– Понимаю.
– То, что происходит между нами, и правда космос. Черт, это немыслимый космос! Ты – мой космос!
– Я читаю это постоянно… – шепотом говорю я, подразумевая то его сообщение, что он написал мне после нашей встречи в сентябре. Я скопировала его и добавила в заметки. На память.
– Мое сообщение, – с едва заметной улыбкой шепчет он. – Очень часто я не могу позволить себе сказать тебе что-то ещё. Хотя очень хочется. Очень.
– Аналогично.
Я молча поднимаюсь на ноги и открываю шкаф-купе в прихожей. Достаю из пакета подарочную коробку с парфюмом, который покупала себе и тихонько усмехаюсь. Наверное, не зря в магазине оставались именно с этим бантиком. Когда я подхожу к Кириллу и протягиваю ему коробку, он медленно поднимает на меня глаза и спрашивает:
– Зачем?
– Новый год скоро. Можешь сказать, что сам заехал в магазин и подарил себе, – говорю я, имея в виду легенду для жены.
– Спасибо, – шепотом говорит Кирилл, забирая коробку. – Запомнила…
– Надеюсь, вкусы у тебя не поменялись, – улыбаюсь я и иду к столу, чтобы взять свой бокал. – Но даже, если и так, не бойся сказать мне о том, что этот парфюм уже не актуален для тебя. Я не…
Когда я поворачиваюсь, Кирилл стоит рядом со мной и в его руках знакомая золотая коробка. Он протягивает её мне и тихо говорит:
– С Наступающим, милая моя.
– Дольче? Ты… Когда ты… Зачем? То есть…
– Почему ты заикаешься? – улыбается он.
– Ты помнишь?
– Как и ты. Надеюсь, твои вкусы и предпочтения не поменялись?

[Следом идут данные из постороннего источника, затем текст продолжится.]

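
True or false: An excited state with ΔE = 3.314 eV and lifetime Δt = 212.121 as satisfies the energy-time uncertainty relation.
Yes, it satisfies the uncertainty relation.

Calculate the product ΔEΔt:
ΔE = 3.314 eV = 5.310e-19 J
ΔEΔt = (5.310e-19 J) × (2.121e-16 s)
ΔEΔt = 1.126e-34 J·s

Compare to the minimum allowed value ℏ/2:
ℏ/2 = 5.273e-35 J·s

Since ΔEΔt = 1.126e-34 J·s ≥ 5.273e-35 J·s = ℏ/2,
this satisfies the uncertainty relation.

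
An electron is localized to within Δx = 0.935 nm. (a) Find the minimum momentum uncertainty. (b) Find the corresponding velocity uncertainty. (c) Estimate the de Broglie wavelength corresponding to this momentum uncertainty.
(a) Δp_min = 5.639 × 10^-26 kg·m/s
(b) Δv_min = 61.908 km/s
(c) λ_dB = 11.750 nm

Step-by-step:

(a) From the uncertainty principle:
Δp_min = ℏ/(2Δx) = (1.055e-34 J·s)/(2 × 9.350e-10 m) = 5.639e-26 kg·m/s

(b) The velocity uncertainty:
Δv = Δp/m = (5.639e-26 kg·m/s)/(9.109e-31 kg) = 6.191e+04 m/s = 61.908 km/s

(c) The de Broglie wavelength for this momentum:
λ = h/p = (6.626e-34 J·s)/(5.639e-26 kg·m/s) = 1.175e-08 m = 11.750 nm

Note: The de Broglie wavelength is comparable to the localization size, as expected from wave-particle duality.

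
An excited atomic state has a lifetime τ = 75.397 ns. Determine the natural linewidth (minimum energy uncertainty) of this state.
4.365 neV

Using the energy-time uncertainty principle:
ΔEΔt ≥ ℏ/2

The lifetime τ represents the time uncertainty Δt.
The natural linewidth (minimum energy uncertainty) is:

ΔE = ℏ/(2τ)
ΔE = (1.055e-34 J·s) / (2 × 7.540e-08 s)
ΔE = 6.993e-28 J = 4.365 neV

This natural linewidth limits the precision of spectroscopic measurements.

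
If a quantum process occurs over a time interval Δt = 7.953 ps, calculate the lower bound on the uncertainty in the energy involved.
41.381 μeV

Using the energy-time uncertainty principle:
ΔEΔt ≥ ℏ/2

The minimum uncertainty in energy is:
ΔE_min = ℏ/(2Δt)
ΔE_min = (1.055e-34 J·s) / (2 × 7.953e-12 s)
ΔE_min = 6.630e-24 J = 41.381 μeV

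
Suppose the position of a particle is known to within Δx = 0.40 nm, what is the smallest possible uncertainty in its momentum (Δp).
1.318 × 10^-25 kg·m/s

Using the Heisenberg uncertainty principle:
ΔxΔp ≥ ℏ/2

The minimum uncertainty in momentum is:
Δp_min = ℏ/(2Δx)
Δp_min = (1.055e-34 J·s) / (2 × 4.000e-10 m)
Δp_min = 1.318e-25 kg·m/s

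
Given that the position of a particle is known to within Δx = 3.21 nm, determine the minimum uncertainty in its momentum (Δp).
1.643 × 10^-26 kg·m/s

Using the Heisenberg uncertainty principle:
ΔxΔp ≥ ℏ/2

The minimum uncertainty in momentum is:
Δp_min = ℏ/(2Δx)
Δp_min = (1.055e-34 J·s) / (2 × 3.210e-09 m)
Δp_min = 1.643e-26 kg·m/s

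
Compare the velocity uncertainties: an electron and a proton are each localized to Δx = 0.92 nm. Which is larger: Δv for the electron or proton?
The electron has the larger minimum velocity uncertainty, by a ratio of 1836.2.

For both particles, Δp_min = ℏ/(2Δx) = 5.731e-26 kg·m/s (same for both).

The velocity uncertainty is Δv = Δp/m:
- electron: Δv = 5.731e-26 / 9.109e-31 = 6.292e+04 m/s = 62.917 km/s
- proton: Δv = 5.731e-26 / 1.673e-27 = 3.427e+01 m/s = 34.266 m/s

Ratio: 6.292e+04 / 3.427e+01 = 1836.2

The lighter particle has larger velocity uncertainty because Δv ∝ 1/m.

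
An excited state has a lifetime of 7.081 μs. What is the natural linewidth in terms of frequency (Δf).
11.238 kHz

Using the energy-time uncertainty principle and E = hf:
ΔEΔt ≥ ℏ/2
hΔf·Δt ≥ ℏ/2

The minimum frequency uncertainty is:
Δf = ℏ/(2hτ) = 1/(4πτ)
Δf = 1/(4π × 7.081e-06 s)
Δf = 1.124e+04 Hz = 11.238 kHz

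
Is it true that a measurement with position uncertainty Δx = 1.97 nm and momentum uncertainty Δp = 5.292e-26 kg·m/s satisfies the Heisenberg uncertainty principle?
Yes, it satisfies the uncertainty principle.

Calculate the product ΔxΔp:
ΔxΔp = (1.970e-09 m) × (5.292e-26 kg·m/s)
ΔxΔp = 1.043e-34 J·s

Compare to the minimum allowed value ℏ/2:
ℏ/2 = 5.273e-35 J·s

Since ΔxΔp = 1.043e-34 J·s ≥ 5.273e-35 J·s = ℏ/2,
the measurement satisfies the uncertainty principle.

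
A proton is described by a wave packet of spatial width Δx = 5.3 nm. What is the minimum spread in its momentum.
9.949 × 10^-27 kg·m/s

For a wave packet, the spatial width Δx and momentum spread Δp are related by the uncertainty principle:
ΔxΔp ≥ ℏ/2

The minimum momentum spread is:
Δp_min = ℏ/(2Δx)
Δp_min = (1.055e-34 J·s) / (2 × 5.300e-09 m)
Δp_min = 9.949e-27 kg·m/s

A wave packet cannot have both a well-defined position and well-defined momentum.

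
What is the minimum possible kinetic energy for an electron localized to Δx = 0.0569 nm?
2.942 eV

Localizing a particle requires giving it sufficient momentum uncertainty:

1. From uncertainty principle: Δp ≥ ℏ/(2Δx)
   Δp_min = (1.055e-34 J·s) / (2 × 5.690e-11 m)
   Δp_min = 9.267e-25 kg·m/s

2. This momentum uncertainty corresponds to kinetic energy:
   KE ≈ (Δp)²/(2m) = (9.267e-25)²/(2 × 9.109e-31 kg)
   KE = 4.714e-19 J = 2.942 eV

Tighter localization requires more energy.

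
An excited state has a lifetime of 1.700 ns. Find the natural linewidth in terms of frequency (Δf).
46.810 MHz

Using the energy-time uncertainty principle and E = hf:
ΔEΔt ≥ ℏ/2
hΔf·Δt ≥ ℏ/2

The minimum frequency uncertainty is:
Δf = ℏ/(2hτ) = 1/(4πτ)
Δf = 1/(4π × 1.700e-09 s)
Δf = 4.681e+07 Hz = 46.810 MHz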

– Нет, – улыбаюсь я, забирая свой любимый аромат. – Они по-прежнему мои любимые! Спасибо, Кирилл.
– Тебе спасибо, – говорит он шепотом, глядя в мои глаза. – Что ты есть.
Нас окутывает продолжительно молчание, в котором мне становится слишком уютно и тепло. Рядом с ним – мне очень спокойно.
– Что такое любовь? Секс – космос. А любовь? – спрашивает Кирилл шепотом. – Ты знаешь?
– Знаю. Любовь… – я замолкаю, а потом поднимаю на него глаза и тихо говорю: – Когда хочется прикасаться.
Мне очень хочется к нему прикасаться.
Опять всё повторяется. Эти же голубые, мои самые любимые глаза, смотрят на меня, потом поспешно убегают в сторону, словно замечают в моей заспанной внешности какой-то изъян. У меня вновь всё сжимается. Только теперь эта сила настолько могущественна, что даже нет этого привычного девичьего порыва пустить слезу. Когда внутри плохо, тело ломает, а поганое чувство одиночества садится на плечи – всегда хочется смыть с себя эту тяжесть, хотя бы парой слезинок. А сейчас даже на это у меня не хватает сил. Пусть давит, пусть ломает так, чтобы больше уже и нечего было уничтожать.